The No. 1 in the state, Vladimir Putin, has corrected the No. 3, or to be more precise, Federation Council Speaker Sergei Mironov.

Mironov got the new post thanks to a direct recommendation from the president. Indeed, one might say that he was raised to the summit of the parliamentary Olympus on the elevator of the president's good will. It is very unlikely that Mironov could have got to the top under his own steam; in fact, had he tried it is quite possible that he would have fallen into the first gully that he came to. Apparently he believes that the best state is one in which the president carries whomever wherever on his presidential elevator.

And given that two presidential terms aren't really enough for this, Mironov proposed that the Constitution be amended.

Well, you might say, what is a Constitution after all? As every Russian knows from the time of the Decembrist uprising, the Constitution is Konstantin's wife. That's what they shouted on Senate Square in any case: "For Konstantin and his wife the Constitution!" The Constitution is a silly old woman, in other words, and very much set in her ways.
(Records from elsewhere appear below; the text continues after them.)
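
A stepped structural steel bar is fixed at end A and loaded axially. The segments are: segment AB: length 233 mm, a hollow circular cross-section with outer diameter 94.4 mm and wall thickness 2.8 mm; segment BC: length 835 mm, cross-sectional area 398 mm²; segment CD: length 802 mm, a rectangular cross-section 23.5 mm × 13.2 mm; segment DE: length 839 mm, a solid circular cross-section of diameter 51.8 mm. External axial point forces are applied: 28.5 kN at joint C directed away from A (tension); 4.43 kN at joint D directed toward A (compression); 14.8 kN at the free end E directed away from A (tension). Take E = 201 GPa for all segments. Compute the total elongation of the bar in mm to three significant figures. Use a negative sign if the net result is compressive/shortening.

Internal axial forces (sectioning from the free end, tension +): N_DE = 14.8 kN, N_CD = 10.37 kN, N_BC = 38.87 kN, N_AB = 38.87 kN.
A_AB = 805.8 mm².
A_CD = 310.2 mm².
A_DE = 2107 mm².
δ_AB = 38870·233/(805.8·201000) = 0.05592 mm
δ_BC = 38870·835/(398·201000) = 0.4057 mm
δ_CD = 10370·802/(310.2·201000) = 0.1334 mm
δ_DE = 14800·839/(2107·201000) = 0.02931 mm
δ = Σδ_i = 0.6243 mm.

0.624 mm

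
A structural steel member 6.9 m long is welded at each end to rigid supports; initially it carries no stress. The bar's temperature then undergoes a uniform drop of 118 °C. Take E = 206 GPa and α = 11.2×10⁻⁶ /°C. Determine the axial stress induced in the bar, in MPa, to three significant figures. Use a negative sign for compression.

Free thermal expansion αLΔT = 11.2e-6 · 6900 · -118 = -9.119 mm.
The walls impose strain ε = −(-9.119)/6900 = 1.3216e-03; σ = Eε = 206000 · 1.3216e-03 = 272.2 MPa.

272 MPa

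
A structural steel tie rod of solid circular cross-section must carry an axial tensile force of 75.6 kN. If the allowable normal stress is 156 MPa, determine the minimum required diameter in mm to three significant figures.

Required area A ≥ P/σ_allow = 75600/156 = 484.6 mm².
For a solid circular section, d ≥ √(4A/π) = 24.84 mm.

24.8 mm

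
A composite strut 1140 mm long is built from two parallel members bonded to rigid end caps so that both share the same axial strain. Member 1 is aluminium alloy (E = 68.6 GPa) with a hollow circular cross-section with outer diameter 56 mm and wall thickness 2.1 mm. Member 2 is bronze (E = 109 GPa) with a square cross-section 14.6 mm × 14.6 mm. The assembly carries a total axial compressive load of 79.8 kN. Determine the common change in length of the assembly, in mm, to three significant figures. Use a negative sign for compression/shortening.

-1.91 mm

A_1 = 355.6 mm².
A_2 = 213.2 mm².
Equal strain + equilibrium ⇒ each member carries load in proportion to AE: A₁E₁ = 24390000 N, A₂E₂ = 23230000 N, ΣAE = 47630000 N.
δ = PL/ΣAE = -79800·1140/47630000 = -1.91 mm.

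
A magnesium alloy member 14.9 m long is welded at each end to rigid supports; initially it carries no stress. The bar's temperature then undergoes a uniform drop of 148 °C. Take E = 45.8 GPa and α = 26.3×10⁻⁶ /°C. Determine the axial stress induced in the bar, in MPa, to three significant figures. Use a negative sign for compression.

178 MPa

Free thermal expansion αLΔT = 26.3e-6 · 14900 · -148 = -58 mm.
The walls impose strain ε = −(-58)/14900 = 3.8924e-03; σ = Eε = 45800 · 3.8924e-03 = 178.3 MPa.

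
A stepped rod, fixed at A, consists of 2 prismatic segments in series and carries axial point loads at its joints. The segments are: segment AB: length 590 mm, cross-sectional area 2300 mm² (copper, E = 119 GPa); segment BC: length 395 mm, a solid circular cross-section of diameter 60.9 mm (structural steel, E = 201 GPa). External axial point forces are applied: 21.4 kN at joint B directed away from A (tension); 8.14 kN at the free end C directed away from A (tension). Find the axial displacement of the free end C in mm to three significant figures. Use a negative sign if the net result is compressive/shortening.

Internal axial forces (sectioning from the free end, tension +): N_BC = 8.14 kN, N_AB = 29.54 kN.
A_BC = 2913 mm².
δ_AB = 29540·590/(2300·119000) = 0.06368 mm
δ_BC = 8140·395/(2913·201000) = 0.005492 mm
δ = Σδ_i = 0.06917 mm.

0.0692 mm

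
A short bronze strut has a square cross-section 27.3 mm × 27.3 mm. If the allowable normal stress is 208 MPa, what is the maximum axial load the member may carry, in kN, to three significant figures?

155 kN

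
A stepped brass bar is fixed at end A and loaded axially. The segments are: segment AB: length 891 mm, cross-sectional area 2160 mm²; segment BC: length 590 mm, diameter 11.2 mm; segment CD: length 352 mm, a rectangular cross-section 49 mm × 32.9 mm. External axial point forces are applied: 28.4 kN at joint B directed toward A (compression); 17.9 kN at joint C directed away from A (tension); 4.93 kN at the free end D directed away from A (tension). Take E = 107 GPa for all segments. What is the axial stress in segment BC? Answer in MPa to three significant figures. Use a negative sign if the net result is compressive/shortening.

Internal axial forces (sectioning from the free end, tension +): N_CD = 4.93 kN, N_BC = 22.83 kN, N_AB = -5.57 kN.
A_BC = 98.52 mm².
σ_BC = N_BC/A_BC = 22830/98.52 = 231.7 MPa.

232 MPa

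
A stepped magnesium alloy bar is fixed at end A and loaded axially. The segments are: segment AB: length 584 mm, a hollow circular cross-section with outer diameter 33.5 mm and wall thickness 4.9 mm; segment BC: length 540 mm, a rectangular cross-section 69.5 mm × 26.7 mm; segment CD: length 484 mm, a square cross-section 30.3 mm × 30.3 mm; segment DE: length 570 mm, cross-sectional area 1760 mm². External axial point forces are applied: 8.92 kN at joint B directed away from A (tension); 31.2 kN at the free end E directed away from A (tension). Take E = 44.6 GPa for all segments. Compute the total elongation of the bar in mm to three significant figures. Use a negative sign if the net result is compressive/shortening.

Internal axial forces (sectioning from the free end, tension +): N_DE = 31.2 kN, N_CD = 31.2 kN, N_BC = 31.2 kN, N_AB = 40.12 kN.
A_AB = 440.3 mm².
A_BC = 1856 mm².
A_CD = 918.1 mm².
δ_AB = 40120·584/(440.3·44600) = 1.193 mm
δ_BC = 31200·540/(1856·44600) = 0.2036 mm
δ_CD = 31200·484/(918.1·44600) = 0.3688 mm
δ_DE = 31200·570/(1760·44600) = 0.2266 mm
δ = Σδ_i = 1.992 mm.

1.99 mm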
So why not change it?

However, there are still some folks out there who crawled up the political Olympus on their own wits, spending the night in freezing caves and battling yetis with ice picks, and they were not particularly amused. So, like true Western gentlemen they stood up for the honor of their desecrated Constitution.
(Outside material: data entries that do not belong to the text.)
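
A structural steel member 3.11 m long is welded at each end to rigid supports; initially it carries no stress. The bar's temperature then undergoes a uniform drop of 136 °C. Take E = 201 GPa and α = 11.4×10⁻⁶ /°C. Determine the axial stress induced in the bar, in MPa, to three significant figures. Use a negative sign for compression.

312 MPa

Free thermal expansion αLΔT = 11.4e-6 · 3110 · -136 = -4.822 mm.
The walls impose strain ε = −(-4.822)/3110 = 1.5504e-03; σ = Eε = 201000 · 1.5504e-03 = 311.6 MPa.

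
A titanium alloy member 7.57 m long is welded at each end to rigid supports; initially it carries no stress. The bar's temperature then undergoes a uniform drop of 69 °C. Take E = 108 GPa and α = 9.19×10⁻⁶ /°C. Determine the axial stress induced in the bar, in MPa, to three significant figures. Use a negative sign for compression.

68.5 MPa

Free thermal expansion αLΔT = 9.19e-6 · 7570 · -69 = -4.8 mm.
The walls impose strain ε = −(-4.8)/7570 = 6.3411e-04; σ = Eε = 108000 · 6.3411e-04 = 68.48 MPa.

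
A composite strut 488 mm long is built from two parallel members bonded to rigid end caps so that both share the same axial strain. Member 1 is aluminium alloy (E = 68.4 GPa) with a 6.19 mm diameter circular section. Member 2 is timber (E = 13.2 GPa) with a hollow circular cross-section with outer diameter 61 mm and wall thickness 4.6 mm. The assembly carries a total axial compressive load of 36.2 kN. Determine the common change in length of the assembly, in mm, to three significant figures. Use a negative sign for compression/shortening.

A_1 = 30.09 mm².
A_2 = 815.1 mm².
Equal strain + equilibrium ⇒ each member carries load in proportion to AE: A₁E₁ = 2058000 N, A₂E₂ = 10760000 N, ΣAE = 12820000 N.
δ = PL/ΣAE = -36200·488/12820000 = -1.378 mm.

-1.38 mm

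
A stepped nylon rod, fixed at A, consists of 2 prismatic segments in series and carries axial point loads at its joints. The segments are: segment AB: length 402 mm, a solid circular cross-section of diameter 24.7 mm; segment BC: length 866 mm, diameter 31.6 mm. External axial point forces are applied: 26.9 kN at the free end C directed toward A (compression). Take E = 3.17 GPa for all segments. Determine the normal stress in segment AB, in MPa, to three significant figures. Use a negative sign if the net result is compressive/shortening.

-56.1 MPa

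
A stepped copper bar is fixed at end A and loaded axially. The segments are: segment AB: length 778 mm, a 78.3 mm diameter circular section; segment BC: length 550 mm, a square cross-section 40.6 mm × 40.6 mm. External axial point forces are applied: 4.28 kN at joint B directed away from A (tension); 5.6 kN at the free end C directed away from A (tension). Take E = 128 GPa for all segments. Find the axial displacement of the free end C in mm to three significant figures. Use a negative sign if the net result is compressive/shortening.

Internal axial forces (sectioning from the free end, tension +): N_BC = 5.6 kN, N_AB = 9.88 kN.
A_AB = 4815 mm².
A_BC = 1648 mm².
δ_AB = 9880·778/(4815·128000) = 0.01247 mm
δ_BC = 5600·550/(1648·128000) = 0.0146 mm
δ = Σδ_i = 0.02707 mm.

0.0271 mm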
As a lot of noise was being made, Putin decided to set the record straight and publicly stated that he had no intention of changing the Constitution. But, as is his way, he did not instigate Mironov's removal.
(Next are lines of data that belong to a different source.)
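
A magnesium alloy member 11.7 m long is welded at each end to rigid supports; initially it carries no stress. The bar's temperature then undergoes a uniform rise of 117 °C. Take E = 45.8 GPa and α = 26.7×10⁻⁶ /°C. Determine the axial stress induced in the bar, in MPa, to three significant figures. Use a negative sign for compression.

-143 MPa

Free thermal expansion αLΔT = 26.7e-6 · 11700 · 117 = 36.55 mm.
The walls impose strain ε = −(36.55)/11700 = -3.1239e-03; σ = Eε = 45800 · -3.1239e-03 = -143.1 MPa.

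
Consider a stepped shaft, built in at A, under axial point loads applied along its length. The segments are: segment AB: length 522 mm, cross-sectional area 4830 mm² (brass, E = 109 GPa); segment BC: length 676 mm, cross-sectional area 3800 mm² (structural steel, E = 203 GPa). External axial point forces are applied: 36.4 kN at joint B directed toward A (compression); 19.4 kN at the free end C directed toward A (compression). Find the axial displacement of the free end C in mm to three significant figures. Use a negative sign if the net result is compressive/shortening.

-0.0723 mm

Internal axial forces (sectioning from the free end, tension +): N_BC = -19.4 kN, N_AB = -55.8 kN.
δ_AB = -55800·522/(4830·109000) = -0.05533 mm
δ_BC = -19400·676/(3800·203000) = -0.017 mm
δ = Σδ_i = -0.07233 mm.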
About a month ago something similar happened. Apparently, Putin's inconspicuous St. Petersburg friends mentioned while passing him in a Kremlin corridor that Railways Minister Nikolai Aksyonenko had pinched $5 billion and that they were "investigating the issue."

"Go ahead," came the response.

Aksyonenko was hauled in for questioning. And then up popped Putin's other friends — the ones from the days of the Family — and started feverishly attempting to prove that this really wasn't the case.

Then the inconspicuous friends were summoned and it emerged that it wasn't 5 but 50, and it wasn't billions but millions, and it wasn't dollars but rubles.

"And you're hassling the guy for such a trifle?" So they let Aksyonenko go.

The floating of trial balloons to test public opinion is an old KGB trick. And in the world of Russian politics it is being used to play warring clans off against one another.

In the present situation none of them will win. First, the victorious clan will always rapidly fall into two warring factions. Second, the Family and the Inconspicuous Petersburgers are being played off against each other not so that one of the groups wins, but in order to keep tabs on everything that's going on in the country and so that there is always a bulldog at hand that can be set upon any rottweiler that gets too greedy.

The only way to change the current situation is to tempt the president with absolute power. For having violated the Constitution, the president will become a hostage of those who advised him to do so.

Permit me one more observation.

A dictatorship in a collapsed country is not bad because it means power is wielded by one man, but because it means power is in the hands of thousands of mini-dictators, from the drunken RUBOP officer to the president's best friend. The dividends are reaped by some small-time swine, while only one man bears the responsibility.

And, sooner or later, it will all end in something far more vile than dictatorship: a revolution.

Yulia Latynina is a journalist with ORT.